Conclusion: There is sufficient (developmental) immunotoxicity and on adult mice immune system evidence that demonstrate that tungstate (the tungsten ion bioavailable at physiological conditions) causes at 200 mg/kgbw/day a modulation of the normal cell-mediated immune response only when tungstate is co-exposed with an immune-stimulating agent (such as RSV, SEB, or P815 mastocytoma cells). In addition, a concern of effects on the DHT of developing animals is based on equivocal adult immunotoxicity studies. Based on the weight of evidence, the addition of Cohort 3 in a potential EOGRT study is not justified.

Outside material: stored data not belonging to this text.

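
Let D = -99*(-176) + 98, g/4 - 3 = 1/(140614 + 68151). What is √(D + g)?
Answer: 7*√15595535884290/208765 ≈ 132.42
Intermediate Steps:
g = 2505184/208765 (g = 12 + 4/(140614 + 68151) = 12 + 4/208765 = 2505184/208765 ≈ 12.000)
D = 17522 (D = 17424 + 98 = 17522)
√(D + g) = √(17522 + 2505184/208765) = √(3660485514/208765) = 7*√15595535884290/208765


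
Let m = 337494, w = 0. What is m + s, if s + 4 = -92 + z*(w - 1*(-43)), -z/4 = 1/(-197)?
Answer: 66467578/197 ≈ 3.3740e+5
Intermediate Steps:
z = 4/197 (z = -4/(-197) = -4*(-1/197) = 4/197 ≈ 0.020305)
s = -18740/197 (s = -4 + (-92 + 4*(0 - 1*(-43))/197) = -4 + (-92 + 4*(0 + 43)/197) = -4 + (-92 + (4/197)*43) = -4 + (-92 + 172/197) = -4 - 17952/197 = -18740/197 ≈ -95.127)
m + s = 337494 - 18740/197 = 66467578/197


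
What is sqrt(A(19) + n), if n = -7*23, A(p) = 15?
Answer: I*sqrt(146) ≈ 12.083*I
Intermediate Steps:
n = -161
sqrt(A(19) + n) = sqrt(15 - 161) = sqrt(-146) = I*sqrt(146)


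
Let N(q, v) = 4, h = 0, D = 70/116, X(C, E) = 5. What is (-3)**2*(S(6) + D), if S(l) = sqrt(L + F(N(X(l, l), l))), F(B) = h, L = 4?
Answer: 1359/58 ≈ 23.431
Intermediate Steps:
D = 35/58 (D = 70*(1/116) = 35/58 ≈ 0.60345)
F(B) = 0
S(l) = 2 (S(l) = sqrt(4 + 0) = sqrt(4) = 2)
(-3)**2*(S(6) + D) = (-3)**2*(2 + 35/58) = 9*(151/58) = 1359/58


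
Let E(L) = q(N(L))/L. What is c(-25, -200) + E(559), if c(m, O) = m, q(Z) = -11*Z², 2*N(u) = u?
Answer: -6249/4 ≈ -1562.3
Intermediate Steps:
N(u) = u/2
E(L) = -11*L/4 (E(L) = (-11*L²/4)/L = -11*L/4)
c(-25, -200) + E(559) = -25 - 11/4*559 = -25 - 6149/4 = -6249/4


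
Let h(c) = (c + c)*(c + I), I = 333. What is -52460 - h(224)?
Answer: -301996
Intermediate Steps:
h(c) = 2*c*(333 + c) (h(c) = (c + c)*(c + 333) = (2*c)*(333 + c) = 2*c*(333 + c))
-52460 - h(224) = -52460 - 2*224*(333 + 224) = -52460 - 2*224*557 = -52460 - 1*249536 = -52460 - 249536 = -301996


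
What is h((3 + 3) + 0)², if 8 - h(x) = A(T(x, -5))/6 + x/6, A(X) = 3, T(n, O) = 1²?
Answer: 169/4 ≈ 42.250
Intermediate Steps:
T(n, O) = 1
h(x) = 15/2 - x/6 (h(x) = 8 - (3/6 + x/6) = 8 - (3*(⅙) + x*(⅙)) = 8 - (½ + x/6) = 8 + (-½ - x/6) = 15/2 - x/6)
h((3 + 3) + 0)² = (15/2 - ((3 + 3) + 0)/6)² = (15/2 - (6 + 0)/6)² = (15/2 - ⅙*6)² = (15/2 - 1)² = (13/2)² = 169/4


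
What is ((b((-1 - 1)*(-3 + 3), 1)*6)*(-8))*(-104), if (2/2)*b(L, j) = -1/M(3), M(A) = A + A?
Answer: -832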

Justification for classification or non-classification

No immunotoxicity studies are available for tungsten trioxide. However, data were available on sodium tungstate, which were used for read-across.sodium tungstate did not affect innate immunity, humoral immunity, or on developing hematopoietic cells in the bone marrow, and on unstimulated splenocyte phenotypes in female B6C3F1/N mice exposed via the drinking water. In addition, sodium tungstate did not adversely affect immune-organs of mice (thymus, spleen, mesenteric lymph node, popliteal lymph node, mucosa-associated lymphoid tissues, or bone marrow) and rats (McInturf et al, 2011). As potential cell-mediated immune effects are only observed under conditions of co-exposure to an immune-stimulating agent rather than direct action.Therefore, tungsten trioxide is not considered a direct immunotoxicant, and based on the lack of direct immunotoxicity effects observed, no classification is warranted.